CRÍTICA - FILME - O ÚLTIMO PUB: A fina escrita de Paul Laverty

Por Rodrigo Fonseca | Especial para o Correio da Manhã

Uma fotógrafa refugiada e um dono de bar travam amizade em 'O Último Pub', longa que pode ser a obra derradeira do realizador Ken Loach

 

Quase um ano e meio depois de sua estreia mundial, na competição pela Palma de Ouro de Cannes de 2023, "O Último Pub" ("The Old Oak") faz sua estreia em circuito comercial no Brasil apoiado na grife autoral de seu realizador: o marxista inglês Ken Loach. É necessário, contudo, que os créditos de sua excelência sejam divididos com seu roteirista, que virou o dramaturgo por assinatura do aclamado cineasta: Paul Laverty.

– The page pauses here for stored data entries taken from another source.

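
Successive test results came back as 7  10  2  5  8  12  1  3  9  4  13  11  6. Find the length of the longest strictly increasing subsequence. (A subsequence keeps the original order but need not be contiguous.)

5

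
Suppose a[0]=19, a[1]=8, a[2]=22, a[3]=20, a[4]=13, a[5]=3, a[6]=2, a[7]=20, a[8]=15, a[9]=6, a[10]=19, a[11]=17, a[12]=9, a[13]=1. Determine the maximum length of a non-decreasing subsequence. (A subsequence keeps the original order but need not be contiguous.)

Let dp[i] be the length of the longest such subsequence ending at index i:
i:      0  1  2  3  4  5  6  7  8  9 10 11 12 13
a[i]:  19  8 22 20 13  3  2 20 15  6 19 17  9  1
dp:     1  1  2  2  2  1  1  3  3  2  4  4  3  1
Maximum dp value is 4.

4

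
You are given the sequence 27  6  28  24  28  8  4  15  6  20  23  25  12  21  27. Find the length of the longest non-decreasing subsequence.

7

Track the smallest tail for each achievable length (allowing ties):
27 → extends → [27]
6 → replaces 27 → [6]
28 → extends → [6, 28]
24 → replaces 28 → [6, 24]
28 → extends → [6, 24, 28]
8 → replaces 24 → [6, 8, 28]
4 → replaces 6 → [4, 8, 28]
15 → replaces 28 → [4, 8, 15]
6 → replaces 8 → [4, 6, 15]
20 → extends → [4, 6, 15, 20]
23 → extends → [4, 6, 15, 20, 23]
25 → extends → [4, 6, 15, 20, 23, 25]
12 → replaces 15 → [4, 6, 12, 20, 23, 25]
21 → replaces 23 → [4, 6, 12, 20, 21, 25]
27 → extends → [4, 6, 12, 20, 21, 25, 27]
Seven tails, so the longest non-decreasing subsequence has length 7 (e.g. 6, 8, 15, 20, 23, 25, 27).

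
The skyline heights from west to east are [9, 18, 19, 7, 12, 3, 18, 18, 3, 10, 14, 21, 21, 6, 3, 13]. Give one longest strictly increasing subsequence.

9, 18, 19, 21

Patience tails give the LIS length; then backtrack through the dp parents:
9 → extends → [9]
18 → extends → [9, 18]
19 → extends → [9, 18, 19]
7 → replaces 9 → [7, 18, 19]
12 → replaces 18 → [7, 12, 19]
3 → replaces 7 → [3, 12, 19]
18 → replaces 19 → [3, 12, 18]
18 → already a tail → [3, 12, 18]
3 → already a tail → [3, 12, 18]
10 → replaces 12 → [3, 10, 18]
14 → replaces 18 → [3, 10, 14]
21 → extends → [3, 10, 14, 21]
21 → already a tail → [3, 10, 14, 21]
6 → replaces 10 → [3, 6, 14, 21]
3 → already a tail → [3, 6, 14, 21]
13 → replaces 14 → [3, 6, 13, 21]
Length 4; one witness is 9, 18, 19, 21.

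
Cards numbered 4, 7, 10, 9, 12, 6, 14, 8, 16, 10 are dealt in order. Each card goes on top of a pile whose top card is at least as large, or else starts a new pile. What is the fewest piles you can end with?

6

Place each on the leftmost legal pile:
4 → new pile 1 (tops now [4])
7 → new pile 2 (tops now [4, 7])
10 → new pile 3 (tops now [4, 7, 10])
9 → pile 3 (tops now [4, 7, 9])
12 → new pile 4 (tops now [4, 7, 9, 12])
6 → pile 2 (tops now [4, 6, 9, 12])
14 → new pile 5 (tops now [4, 6, 9, 12, 14])
8 → pile 3 (tops now [4, 6, 8, 12, 14])
16 → new pile 6 (tops now [4, 6, 8, 12, 14, 16])
10 → pile 4 (tops now [4, 6, 8, 10, 14, 16])
Six piles.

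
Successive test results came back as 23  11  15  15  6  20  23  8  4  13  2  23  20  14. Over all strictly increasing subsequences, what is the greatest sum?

Let S[i] be the best sum of a strictly increasing subsequence ending at i:
i:      1  2  3  4  5  6  7  8  9 10 11 12 13 14
a[i]:  23 11 15 15  6 20 23  8  4 13  2 23 20 14
S:     23 11 26 26  6 46 69 14  4 27  2 69 47 41
Maximum is 69 (e.g. 11 + 15 + 20 + 23).

69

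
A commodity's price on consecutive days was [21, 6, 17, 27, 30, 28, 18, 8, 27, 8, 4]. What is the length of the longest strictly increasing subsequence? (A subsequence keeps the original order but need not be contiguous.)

Track the smallest tail for each achievable length (strict):
21 → extends → [21]
6 → replaces 21 → [6]
17 → extends → [6, 17]
27 → extends → [6, 17, 27]
30 → extends → [6, 17, 27, 30]
28 → replaces 30 → [6, 17, 27, 28]
18 → replaces 27 → [6, 17, 18, 28]
8 → replaces 17 → [6, 8, 18, 28]
27 → replaces 28 → [6, 8, 18, 27]
8 → already a tail → [6, 8, 18, 27]
4 → replaces 6 → [4, 8, 18, 27]
Four tails, so the longest strictly increasing subsequence has length 4 (e.g. 6, 17, 27, 30).

4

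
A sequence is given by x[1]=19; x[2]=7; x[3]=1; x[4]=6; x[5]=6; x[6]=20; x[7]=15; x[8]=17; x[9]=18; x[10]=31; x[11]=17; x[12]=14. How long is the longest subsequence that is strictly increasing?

6

Let dp[i] be the length of the longest such subsequence ending at index i:
i:      1  2  3  4  5  6  7  8  9 10 11 12
x[i]:  19  7  1  6  6 20 15 17 18 31 17 14
dp:     1  1  1  2  2  3  3  4  5  6  4  3
Maximum dp value is 6.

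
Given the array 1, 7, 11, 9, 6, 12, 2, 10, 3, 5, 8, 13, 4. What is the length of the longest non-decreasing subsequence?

Track the smallest tail for each achievable length (allowing ties):
1 → extends → [1]
7 → extends → [1, 7]
11 → extends → [1, 7, 11]
9 → replaces 11 → [1, 7, 9]
6 → replaces 7 → [1, 6, 9]
12 → extends → [1, 6, 9, 12]
2 → replaces 6 → [1, 2, 9, 12]
10 → replaces 12 → [1, 2, 9, 10]
3 → replaces 9 → [1, 2, 3, 10]
5 → replaces 10 → [1, 2, 3, 5]
8 → extends → [1, 2, 3, 5, 8]
13 → extends → [1, 2, 3, 5, 8, 13]
4 → replaces 5 → [1, 2, 3, 4, 8, 13]
Six tails, so the longest non-decreasing subsequence has length 6 (e.g. 1, 2, 3, 5, 8, 13).

6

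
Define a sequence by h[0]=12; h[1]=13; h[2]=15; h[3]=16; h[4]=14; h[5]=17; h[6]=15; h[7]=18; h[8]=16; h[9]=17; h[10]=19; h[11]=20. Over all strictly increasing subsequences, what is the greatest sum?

130

Let S[i] be the best sum of a strictly increasing subsequence ending at i:
i:       0   1   2   3   4   5   6   7   8   9  10  11
h[i]:   12  13  15  16  14  17  15  18  16  17  19  20
S:      12  25  40  56  39  73  54  91  70  87 110 130
Maximum is 130 (e.g. 12 + 13 + 15 + 16 + 17 + 18 + 19 + 20).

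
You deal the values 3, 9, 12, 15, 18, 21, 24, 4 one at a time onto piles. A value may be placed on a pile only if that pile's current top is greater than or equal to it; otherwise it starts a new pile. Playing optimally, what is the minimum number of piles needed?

7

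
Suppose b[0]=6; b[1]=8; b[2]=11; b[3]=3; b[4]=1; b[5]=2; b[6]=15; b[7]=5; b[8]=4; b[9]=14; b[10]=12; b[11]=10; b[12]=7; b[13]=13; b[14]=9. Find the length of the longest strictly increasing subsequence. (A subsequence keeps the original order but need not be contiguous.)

Let dp[i] be the length of the longest such subsequence ending at index i:
i:      0  1  2  3  4  5  6  7  8  9 10 11 12 13 14
b[i]:   6  8 11  3  1  2 15  5  4 14 12 10  7 13  9
dp:     1  2  3  1  1  2  4  3  3  4  4  4  4  5  5
Maximum dp value is 5.

5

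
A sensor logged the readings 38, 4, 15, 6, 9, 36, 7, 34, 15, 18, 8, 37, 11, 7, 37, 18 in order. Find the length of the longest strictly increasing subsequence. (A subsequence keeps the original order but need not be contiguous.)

6

Let dp[i] be the length of the longest such subsequence ending at index i:
i:      1  2  3  4  5  6  7  8  9 10 11 12 13 14 15 16
a[i]:  38  4 15  6  9 36  7 34 15 18  8 37 11  7 37 18
dp:     1  1  2  2  3  4  3  4  4  5  4  6  5  3  6  6
Maximum dp value is 6.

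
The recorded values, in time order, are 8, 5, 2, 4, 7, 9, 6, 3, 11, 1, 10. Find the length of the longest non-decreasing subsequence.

5

Track the smallest tail for each achievable length (allowing ties):
8 → extends → [8]
5 → replaces 8 → [5]
2 → replaces 5 → [2]
4 → extends → [2, 4]
7 → extends → [2, 4, 7]
9 → extends → [2, 4, 7, 9]
6 → replaces 7 → [2, 4, 6, 9]
3 → replaces 4 → [2, 3, 6, 9]
11 → extends → [2, 3, 6, 9, 11]
1 → replaces 2 → [1, 3, 6, 9, 11]
10 → replaces 11 → [1, 3, 6, 9, 10]
Five tails, so the longest non-decreasing subsequence has length 5 (e.g. 2, 4, 7, 9, 11).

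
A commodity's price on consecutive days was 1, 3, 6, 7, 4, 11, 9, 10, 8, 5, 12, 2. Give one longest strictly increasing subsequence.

1, 3, 6, 7, 9, 10, 12

Patience tails give the LIS length; then backtrack through the dp parents:
1 → extends → [1]
3 → extends → [1, 3]
6 → extends → [1, 3, 6]
7 → extends → [1, 3, 6, 7]
4 → replaces 6 → [1, 3, 4, 7]
11 → extends → [1, 3, 4, 7, 11]
9 → replaces 11 → [1, 3, 4, 7, 9]
10 → extends → [1, 3, 4, 7, 9, 10]
8 → replaces 9 → [1, 3, 4, 7, 8, 10]
5 → replaces 7 → [1, 3, 4, 5, 8, 10]
12 → extends → [1, 3, 4, 5, 8, 10, 12]
2 → replaces 3 → [1, 2, 4, 5, 8, 10, 12]
Length 7; one witness is 1, 3, 6, 7, 9, 10, 12.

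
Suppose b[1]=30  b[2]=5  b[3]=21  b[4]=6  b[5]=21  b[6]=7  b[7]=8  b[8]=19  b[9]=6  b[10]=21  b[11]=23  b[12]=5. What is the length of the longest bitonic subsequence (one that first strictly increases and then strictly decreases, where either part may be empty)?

inc[i] = longest strictly increasing subsequence ending at i; dec[i] = longest strictly decreasing subsequence starting at i:
i:      1  2  3  4  5  6  7  8  9 10 11 12
b[i]:  30  5 21  6 21  7  8 19  6 21 23  5
inc:    1  1  2  2  3  3  4  5  2  6  7  1
dec:    5  1  4  2  4  3  3  3  2  2  2  1
Best peak at i=11 (value 23): inc=7, dec=2, length 7+2−1 = 8.

8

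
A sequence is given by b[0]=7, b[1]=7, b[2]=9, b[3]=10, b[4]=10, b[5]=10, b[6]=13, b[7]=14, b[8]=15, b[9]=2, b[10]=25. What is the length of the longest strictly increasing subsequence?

7

Let dp[i] be the length of the longest such subsequence ending at index i:
i:      0  1  2  3  4  5  6  7  8  9 10
b[i]:   7  7  9 10 10 10 13 14 15  2 25
dp:     1  1  2  3  3  3  4  5  6  1  7
Maximum dp value is 7.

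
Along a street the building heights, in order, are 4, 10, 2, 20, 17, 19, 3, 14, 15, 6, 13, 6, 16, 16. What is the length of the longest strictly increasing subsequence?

Track the smallest tail for each achievable length (strict):
4 → extends → [4]
10 → extends → [4, 10]
2 → replaces 4 → [2, 10]
20 → extends → [2, 10, 20]
17 → replaces 20 → [2, 10, 17]
19 → extends → [2, 10, 17, 19]
3 → replaces 10 → [2, 3, 17, 19]
14 → replaces 17 → [2, 3, 14, 19]
15 → replaces 19 → [2, 3, 14, 15]
6 → replaces 14 → [2, 3, 6, 15]
13 → replaces 15 → [2, 3, 6, 13]
6 → already a tail → [2, 3, 6, 13]
16 → extends → [2, 3, 6, 13, 16]
16 → already a tail → [2, 3, 6, 13, 16]
Five tails, so the longest strictly increasing subsequence has length 5 (e.g. 4, 10, 14, 15, 16).

5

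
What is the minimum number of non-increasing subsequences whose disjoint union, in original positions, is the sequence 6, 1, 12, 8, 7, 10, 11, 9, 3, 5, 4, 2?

4

The minimum number of non-increasing subsequences covering a sequence equals the length of its longest strictly increasing subsequence.
LIS length is 4 (e.g. 6, 8, 10, 11), so 4 piles are needed.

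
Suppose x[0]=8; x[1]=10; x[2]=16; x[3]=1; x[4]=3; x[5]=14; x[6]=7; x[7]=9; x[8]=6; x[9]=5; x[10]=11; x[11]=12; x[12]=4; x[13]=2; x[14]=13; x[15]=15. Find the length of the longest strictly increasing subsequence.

8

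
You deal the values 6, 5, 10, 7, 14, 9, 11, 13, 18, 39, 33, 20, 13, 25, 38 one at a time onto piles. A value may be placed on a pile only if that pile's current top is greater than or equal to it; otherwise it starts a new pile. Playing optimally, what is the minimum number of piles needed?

9

The minimum number of non-increasing subsequences covering a sequence equals the length of its longest strictly increasing subsequence.
LIS length is 9 (e.g. 6, 7, 9, 11, 13, 18, 20, 25, 38), so 9 piles are needed.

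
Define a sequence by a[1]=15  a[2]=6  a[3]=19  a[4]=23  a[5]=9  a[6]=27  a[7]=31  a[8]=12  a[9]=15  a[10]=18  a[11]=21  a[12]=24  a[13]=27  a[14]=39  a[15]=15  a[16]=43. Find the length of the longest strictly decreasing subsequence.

Let dp[i] be the longest strictly decreasing subsequence ending at i:
i:      1  2  3  4  5  6  7  8  9 10 11 12 13 14 15 16
a[i]:  15  6 19 23  9 27 31 12 15 18 21 24 27 39 15 43
dp:     1  2  1  1  2  1  1  2  2  2  2  2  2  1  3  1
Maximum is 3.

3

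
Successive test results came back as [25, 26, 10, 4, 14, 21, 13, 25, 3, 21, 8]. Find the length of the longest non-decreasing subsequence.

4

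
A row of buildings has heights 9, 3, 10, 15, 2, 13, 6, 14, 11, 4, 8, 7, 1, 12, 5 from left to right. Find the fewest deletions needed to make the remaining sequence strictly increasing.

11

Fewest deletions = n − (longest strictly increasing subsequence).
i:      1  2  3  4  5  6  7  8  9 10 11 12 13 14 15
a[i]:   9  3 10 15  2 13  6 14 11  4  8  7  1 12  5
dp:     1  1  2  3  1  3  2  4  3  2  3  3  1  4  3
max dp = 4, so deletions = 15 − 4 = 11.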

Formado em Filosofia e depois em Direito, esse escocês nascido em Calcutá fez da América Latina das décadas de 1980 e 90 a arena para uma série de lutas sociais em prol de países marcados por ditaduras ou guerrilhas. Da Nicarágua, onde iniciou seu périplo, ele foi para El Salvador e, na sequência, partiu para a Guatemala. Após um longo périplo pelas veias abertas do território de colonização hispânica, ele resolveu procurar Loach, entusiasmado pela natureza marxista dos longas do diretor, a fim de lhe servir como consultor para o projeto que virou o filme "Uma Canção Para Carla" (1996), sobre a reinvenção de uma imigrante nicaraguense em Glasgow.

Aquela aproximação de Laverty com o audiovisual deu frutos, uma vez que Loach nunca mais o largou. Fizeram outras 15 produções já lançadas, incluindo os dois títulos que deram a Palma dourada ao realizador: "Eu, Daniel Blake" (2016) e "Ventos da Liberdade" (2006). Tudo o que havia de bom nesses dois sucessos se faz notar em "O Último Pub", que recebeu menção honrosa do Júri Ecumênico da Croisette. Laverty é parte essencial da força política da estética de Loach, com seu fraseado curto, de reflexões alarmistas sobre a engenharia da exclusão no Velho Mundo.

O "Old Oak" do título original é o nome de um bar numa cidade inglesa outrora sustentada pela exploração de suas minas - hoje esgotadas. A falência generalizada do local movimenta as vendas de cerveja e de uísque de TJ Ballatyne, o dono daquele boteco, vivido com esplendor por Dave Turner. A escrita fina de Laverty oferece a Turner munição para destilar dor no momento em que seu personagem passa a acolher (e servir) refugiados sírios que se aboletam, dia a dia, naquele lugar assombrado pela xenofobia europeia. Entre as figuras que acolhe está uma fotógrafa, Yara (Ebla Mari), cujos dramas familiares vão redesenhar o olhar de Ballantyne sobre a exclusão.

Agitado por reviravoltas violentas, o roteiro de Laverty abraça a sociologia, combinando-a com o (melo)drama numa mistura perfeita, filtrada pela fotografia sóbria de Robbie Ryan.